Le visiteur s’engage dans un parcours divisé en huit sections que l’ethnologue américaine Barbara Kirshenblatt-Gimblett, responsable de l’exposition permanente, considère comme un « théâtre de l’Histoire ». Une expression appropriée, car la sensation d’assister à un spectacle s’installe dès l’entrée. On pourrait même parler d’une œuvre d’art totale virtuelle tant le musée fait appel massivement aux nouveaux médias pour reconstituer ce passé et l’accompagner d’outils pédagogiques efficaces. On y trouve des photos, des films, des reproductions, des fac-similés, mais surtout des ordinateurs et des tablettes qui permettent aux spectateurs de se renseigner et d’échanger avec les spécialistes. Sans remettre en question l’efficacité de ce dispositif, qui se veut précurseur des musées futurs du même type, le public se voit sans cesse bombardé par une information très dense mais éclatée qui rend difficile une vision claire de l’ensemble.

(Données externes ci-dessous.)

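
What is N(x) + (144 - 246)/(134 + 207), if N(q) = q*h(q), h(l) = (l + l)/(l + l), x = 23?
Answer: 7741/341 ≈ 22.701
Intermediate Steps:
h(l) = 1 (h(l) = (2*l)/((2*l)) = (2*l)*(1/(2*l)) = 1)
N(q) = q (N(q) = q*1 = q)
N(x) + (144 - 246)/(134 + 207) = 23 + (144 - 246)/(134 + 207) = 23 - 102/341 = 7741/341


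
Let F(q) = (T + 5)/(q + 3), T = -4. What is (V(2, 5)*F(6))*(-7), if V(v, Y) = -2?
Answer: 14/9 ≈ 1.5556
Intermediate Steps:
F(q) = 1/(3 + q) (F(q) = (-4 + 5)/(q + 3) = 1/(3 + q))
(V(2, 5)*F(6))*(-7) = -2/(3 + 6)*(-7) = -2/9*(-7) = 14/9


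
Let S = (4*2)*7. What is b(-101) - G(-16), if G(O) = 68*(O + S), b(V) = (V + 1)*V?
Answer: 7380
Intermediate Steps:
S = 56 (S = 8*7 = 56)
b(V) = V*(1 + V) (b(V) = (1 + V)*V = V*(1 + V))
G(O) = 3808 + 68*O (G(O) = 68*(O + 56) = 68*(56 + O) = 3808 + 68*O)
b(-101) - G(-16) = -101*(1 - 101) - (3808 + 68*(-16)) = -101*(-100) - (3808 - 1088) = 10100 - 1*2720 = 10100 - 2720 = 7380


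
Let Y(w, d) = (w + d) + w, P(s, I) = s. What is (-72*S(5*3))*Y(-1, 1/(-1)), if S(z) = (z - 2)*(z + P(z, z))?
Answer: 84240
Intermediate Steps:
Y(w, d) = d + 2*w (Y(w, d) = (d + w) + w = d + 2*w)
S(z) = 2*z*(-2 + z) (S(z) = (z - 2)*(z + z) = (-2 + z)*(2*z) = 2*z*(-2 + z))
(-72*S(5*3))*Y(-1, 1/(-1)) = (-144*5*3*(-2 + 5*3))*(1/(-1) + 2*(-1)) = (-144*15*(-2 + 15))*(-1 - 2) = -144*15*13*(-3) = -72*390*(-3) = -28080*(-3) = 84240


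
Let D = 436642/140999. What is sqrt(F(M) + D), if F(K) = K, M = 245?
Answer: sqrt(4932341995603)/140999 ≈ 15.751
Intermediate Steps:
D = 436642/140999 (D = 436642*(1/140999) = 436642/140999 ≈ 3.0968)
sqrt(F(M) + D) = sqrt(245 + 436642/140999) = sqrt(34981397/140999) = sqrt(4932341995603)/140999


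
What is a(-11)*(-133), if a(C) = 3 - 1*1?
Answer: -266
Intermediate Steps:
a(C) = 2 (a(C) = 3 - 1 = 2)
a(-11)*(-133) = 2*(-133) = -266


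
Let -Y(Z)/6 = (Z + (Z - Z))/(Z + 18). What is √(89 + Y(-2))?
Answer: √359/2 ≈ 9.4736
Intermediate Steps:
Y(Z) = -6*Z/(18 + Z) (Y(Z) = -6*(Z + (Z - Z))/(Z + 18) = -6*(Z + 0)/(18 + Z) = -6*Z/(18 + Z))
√(89 + Y(-2)) = √(89 - 6*(-2)/(18 - 2)) = √(89 - 6*(-2)/16) = √(89 - 6*(-2)*1/16) = √(89 + ¾) = √(359/4) = √359/2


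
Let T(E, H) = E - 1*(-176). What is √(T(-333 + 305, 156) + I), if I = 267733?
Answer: √267881 ≈ 517.57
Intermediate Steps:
T(E, H) = 176 + E (T(E, H) = E + 176 = 176 + E)
√(T(-333 + 305, 156) + I) = √((176 + (-333 + 305)) + 267733) = √((176 - 28) + 267733) = √(148 + 267733) = √267881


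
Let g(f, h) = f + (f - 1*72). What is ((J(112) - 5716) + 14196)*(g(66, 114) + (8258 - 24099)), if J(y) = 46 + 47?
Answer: -135290513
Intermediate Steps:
J(y) = 93
g(f, h) = -72 + 2*f (g(f, h) = f + (f - 72) = f + (-72 + f) = -72 + 2*f)
((J(112) - 5716) + 14196)*(g(66, 114) + (8258 - 24099)) = ((93 - 5716) + 14196)*((-72 + 2*66) + (8258 - 24099)) = (-5623 + 14196)*((-72 + 132) - 15841) = 8573*(60 - 15841) = 8573*(-15781) = -135290513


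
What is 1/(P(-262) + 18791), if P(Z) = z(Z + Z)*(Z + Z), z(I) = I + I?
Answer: 1/567943 ≈ 1.7607e-6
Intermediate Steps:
z(I) = 2*I
P(Z) = 8*Z² (P(Z) = (2*(Z + Z))*(Z + Z) = (2*(2*Z))*(2*Z) = (4*Z)*(2*Z) = 8*Z²)
1/(P(-262) + 18791) = 1/(8*(-262)² + 18791) = 1/(8*68644 + 18791) = 1/(549152 + 18791) = 1/567943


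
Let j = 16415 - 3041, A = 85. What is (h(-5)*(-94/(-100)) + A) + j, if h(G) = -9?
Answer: 672527/50 ≈ 13451.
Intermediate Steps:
j = 13374
(h(-5)*(-94/(-100)) + A) + j = (-(-846)/(-100) + 85) + 13374 = (-(-846)*(-1)/100 + 85) + 13374 = (-9*47/50 + 85) + 13374 = (-423/50 + 85) + 13374 = 3827/50 + 13374 = 672527/50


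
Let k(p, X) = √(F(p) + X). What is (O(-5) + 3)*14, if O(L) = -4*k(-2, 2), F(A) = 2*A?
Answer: 42 - 56*I*√2 ≈ 42.0 - 79.196*I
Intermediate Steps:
k(p, X) = √(X + 2*p) (k(p, X) = √(2*p + X) = √(X + 2*p))
O(L) = -4*I*√2 (O(L) = -4*√(2 + 2*(-2)) = -4*√(2 - 4) = -4*I*√2)
(O(-5) + 3)*14 = (-4*I*√2 + 3)*14 = (3 - 4*I*√2)*14 = 42 - 56*I*√2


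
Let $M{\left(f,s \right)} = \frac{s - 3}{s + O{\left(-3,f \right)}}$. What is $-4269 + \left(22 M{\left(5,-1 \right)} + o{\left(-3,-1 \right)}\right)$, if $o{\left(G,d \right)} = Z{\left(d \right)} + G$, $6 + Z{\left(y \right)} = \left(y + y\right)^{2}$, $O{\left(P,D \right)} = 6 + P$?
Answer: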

Un musée virtuel, destiné aux jeunes générations
De même, l’absence presque totale d’objets donne à la visite un aspect immatériel, presque surréaliste. Le visiteur a parfois l’impression d’assister à un film historique qui défile devant lui, avec des moments magiques et d’autres cauchemardesques. Magique, à l’entrée, la ravissante forêt, censée annoncer, on ne saura pas comment, l’arrivée des premiers Juifs dans ce pays au Xe siècle. Féerique, balayée par des rayons de lumière, la maquette de Kazimierz, l’ancien quartier juif de Cracovie, fondé en 1335 par Casimir le Grand. Splendide, la réplique d’un plafond d’une synagogue en bois du XVIIIe siècle de Gwozdziec, sans doute un moment fort du parcours. Fascinante, la reconstitution d’une rue juive du début du XXe siècle avec ses affiches politiques qui vont des partis religieux aux mouvements sionistes en passant par le parti socialiste (le Bund). Cauchemardesque, enfin, l’autre moment fort qui, à l’aide de nombreuses photos, raconte de façon très digne le destin tragique du ghetto, sa résurrection et sa destruction finale.
On peut se demander si cette manière de présenter l’Histoire n’a pas comme avantage principal celui de s’adresser directement à la jeune génération pour laquelle la réalité virtuelle ou le zapping ne posent plus aucun problème. Car le véritable rôle de ce musée est de former ceux qui affronteront demain l’antisémitisme qui n’a pas complètement disparu en Pologne malgré tout ce passé tragique. Ce n’est qu’à cette condition que le musée deviendra le lieu « qui pose des questions courageuses ».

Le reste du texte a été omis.